Джон Френч - Талларн: Палач
Он вырос на этих улицах, бегал по крышам, карабкался по фруктовым лозам, оплетавших стены старых зданий. Он никогда не был бедняком, но богатства были где‑то в далёком будущем. Жизнь не всегда была приятна, но она была проще.
Он скучал по этой простоте. Он скучал по её ясности. Он любил возвращаться на улицы, приятное ощущение истёртых камней под ногами, смешанные запахи готовящегося мяса, цветочного табака, смягчающие зловоние застоялых сточных вод. Больше всего он получал удовольствие от того, как люди смотрели на него, или не смотрели, когда он не был закутан в экзотические ткани, окружён телохранителями и ассистентами. Он радовался возможности не быть Акил Суланом хоть немного.
«Талларн медленно умирает».
Мысль росла в нём, пока он шёл в сгущающихся тенях. Без припасов и войск для Великого крестового похода, использующих планету в качестве перевалочного пункта, мир вернётся к тому состоянию, в котором он был во времена его деда: ничего незначащая заштатная планетка. Возможно, это займёт столетие, но так и будет. Он к тому времени и сам умрёт, но только не его дочери. Близняшки были ещё совсем малышками, беззаботно улыбающимися и смеющимися. Они нуждались в будущем.
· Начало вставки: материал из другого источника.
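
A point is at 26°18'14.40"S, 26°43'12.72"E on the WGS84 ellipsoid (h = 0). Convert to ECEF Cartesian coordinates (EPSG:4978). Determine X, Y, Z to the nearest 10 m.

WGS84: a = 6378137 m, e² = 0.006694380; N(φ) = a/√(1−e²sin²φ) = 6382333.356 m.
X = (N+h)·cosφ·cosλ = 5110497.920 m; Y = (N+h)·cosφ·sinλ = 2572570.581 m; Z = (N(1−e²)+h)·sinφ = -2809294.252 m.

X 5110500 m, Y 2572570 m, Z -2809290 m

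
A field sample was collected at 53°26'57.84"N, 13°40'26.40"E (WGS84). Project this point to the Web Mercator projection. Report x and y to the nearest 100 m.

x 1522200 m, y 7066600 m

Web Mercator is spherical with R = a = 6378137 m.
x = R·λ = 6378137 × 0.238656322 = 1522182.717 m.
y = R·ln tan(π/4 + φ/2) = 6378137 × 1.107935008 = 7066561.267 m.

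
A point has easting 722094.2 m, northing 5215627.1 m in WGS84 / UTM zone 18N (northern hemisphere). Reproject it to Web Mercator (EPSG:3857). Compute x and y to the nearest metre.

x -8023408 m, y 5951350 m

Unproject from UTM 18N (λ₀ = -75°) → φ = 47.05680027°, λ = -72.07550056°.
Web Mercator (R = 6378137 m): x = -8023408.021 m, y = 5951350.256 m.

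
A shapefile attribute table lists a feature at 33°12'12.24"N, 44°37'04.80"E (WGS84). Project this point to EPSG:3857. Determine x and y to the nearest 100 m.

x 4966900 m, y 3922300 m

Web Mercator is spherical with R = a = 6378137 m.
x = R·λ = 6378137 × 0.778731006 = 4966853.040 m.
y = R·ln tan(π/4 + φ/2) = 6378137 × 0.614965332 = 3922333.137 m.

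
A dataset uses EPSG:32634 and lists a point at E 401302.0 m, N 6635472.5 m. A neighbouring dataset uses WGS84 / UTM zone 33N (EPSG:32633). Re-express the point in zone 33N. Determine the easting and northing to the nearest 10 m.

UTM 34N → geographic: φ = 59.84510018°, λ = 19.23860047°.
UTM 33N (λ₀ = 15°) forward: E = 737416.265 m, N = 6641759.086 m.

E 737420 m, N 6641760 m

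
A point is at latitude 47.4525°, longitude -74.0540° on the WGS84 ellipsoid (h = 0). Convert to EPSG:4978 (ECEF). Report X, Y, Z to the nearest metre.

X 1187048 m, Y -4154502 m, Z 4675928 m

WGS84: a = 6378137 m, e² = 0.006694380; N(φ) = a/√(1−e²sin²φ) = 6389755.794 m.
X = (N+h)·cosφ·cosλ = 1187048.013 m; Y = (N+h)·cosφ·sinλ = -4154502.220 m; Z = (N(1−e²)+h)·sinφ = 4675928.303 m.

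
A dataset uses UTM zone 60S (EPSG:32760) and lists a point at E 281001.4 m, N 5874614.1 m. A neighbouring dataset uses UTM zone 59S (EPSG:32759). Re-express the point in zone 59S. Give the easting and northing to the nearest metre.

E 813182 m, N 5871626 m

UTM 60S → geographic: φ = -37.24929976°, λ = 174.53080047°.
UTM 59S (λ₀ = 171°) forward: E = 813181.540 m, N = 5871626.334 m.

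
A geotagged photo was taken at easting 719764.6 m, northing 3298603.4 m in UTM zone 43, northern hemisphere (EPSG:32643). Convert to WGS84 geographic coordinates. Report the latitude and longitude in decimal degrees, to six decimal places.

Zone 43N: λ₀ = 75°, k₀ = 0.9996, false easting 500000 m.
Meridian distance M = (N − FN)/k₀ = 3299923.4 m.
Inverse transverse Mercator on WGS84 gives φ = 29.79830024°, λ = 77.27369988°.

lat 29.798300°, lon 77.273700°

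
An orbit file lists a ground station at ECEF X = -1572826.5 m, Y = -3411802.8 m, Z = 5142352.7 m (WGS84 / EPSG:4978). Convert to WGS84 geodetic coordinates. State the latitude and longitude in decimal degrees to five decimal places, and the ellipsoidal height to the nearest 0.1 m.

lat 54.03200°, lon -114.74950°, h 4344.4 m

λ = atan2(Y, X) = -114.74949954°; p = √(X²+Y²) = 3756884.6 m.
Bowring's method on WGS84 (a = 6378137 m, b = 6356752.314 m) gives φ = 54.03200011°, h = 4344.390 m.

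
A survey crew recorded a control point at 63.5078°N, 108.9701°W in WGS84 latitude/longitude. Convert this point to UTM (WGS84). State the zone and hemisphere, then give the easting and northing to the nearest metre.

Longitude -108.9701° lies in the 6° band [-114°, -108°), giving zone 12; latitude is north of the equator, so 12N.
Zone 12 central meridian λ₀ = 6×12 − 183 = -111°; Δλ = +2.0299°.
Transverse Mercator on WGS84 with k₀ = 0.9996 gives E = 601016.843 m, N = 7043770.614 m.

Zone 12N: E 601017 m, N 7043771 m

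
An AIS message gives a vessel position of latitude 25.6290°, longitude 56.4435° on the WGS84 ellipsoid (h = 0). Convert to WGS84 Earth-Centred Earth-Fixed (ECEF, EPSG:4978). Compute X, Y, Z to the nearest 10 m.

WGS84: a = 6378137 m, e² = 0.006694380; N(φ) = a/√(1−e²sin²φ) = 6382134.968 m.
X = (N+h)·cosφ·cosλ = 3180697.235 m; Y = (N+h)·cosφ·sinλ = 4795228.622 m; Z = (N(1−e²)+h)·sinφ = 2742062.273 m.

X 3180700 m, Y 4795230 m, Z 2742060 m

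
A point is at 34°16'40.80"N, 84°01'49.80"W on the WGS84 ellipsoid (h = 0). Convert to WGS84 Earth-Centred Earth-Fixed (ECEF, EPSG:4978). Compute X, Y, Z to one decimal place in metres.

X 548694.0 m, Y -5247343.1 m, Z 3571969.8 m

WGS84: a = 6378137 m, e² = 0.006694380; N(φ) = a/√(1−e²sin²φ) = 6384919.744 m.
X = (N+h)·cosφ·cosλ = 548693.989 m; Y = (N+h)·cosφ·sinλ = -5247343.089 m; Z = (N(1−e²)+h)·sinφ = 3571969.762 m.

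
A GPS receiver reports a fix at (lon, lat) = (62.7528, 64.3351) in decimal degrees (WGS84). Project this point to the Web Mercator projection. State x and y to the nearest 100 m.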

Крик вырвал его из размышлений. Он шёл в развалку. Крик повторился, чёткий и резкий. Он слышал звук царапающих камень ног за углом в паре шагов впереди. Прежде чем следующая мысль пришла ему в голову, Акил уже действовал. С кинжалом в руке он завернул за угол. Отделанная кожей рукоять ножа в его ладони была тёплой и знакомой. Он помнил, как дед улыбался, отдавая ему этот нож. Изогнутый, обоюдоострый, все жители Талларна, мужчины и женщины, носили подобные клинки.
Акил обогнул угол. Перед ним была узкая улица, здания сжимали её, крадя слабый свет. Там было двое, один — гора мускул, второй — тощий и долговязый. Третья фигура лежала забитой на земле. В сумраке люди казались размытыми силуэтами, тела и конечности. Один из них пнул лежачего. Воздух вновь прорезал крик.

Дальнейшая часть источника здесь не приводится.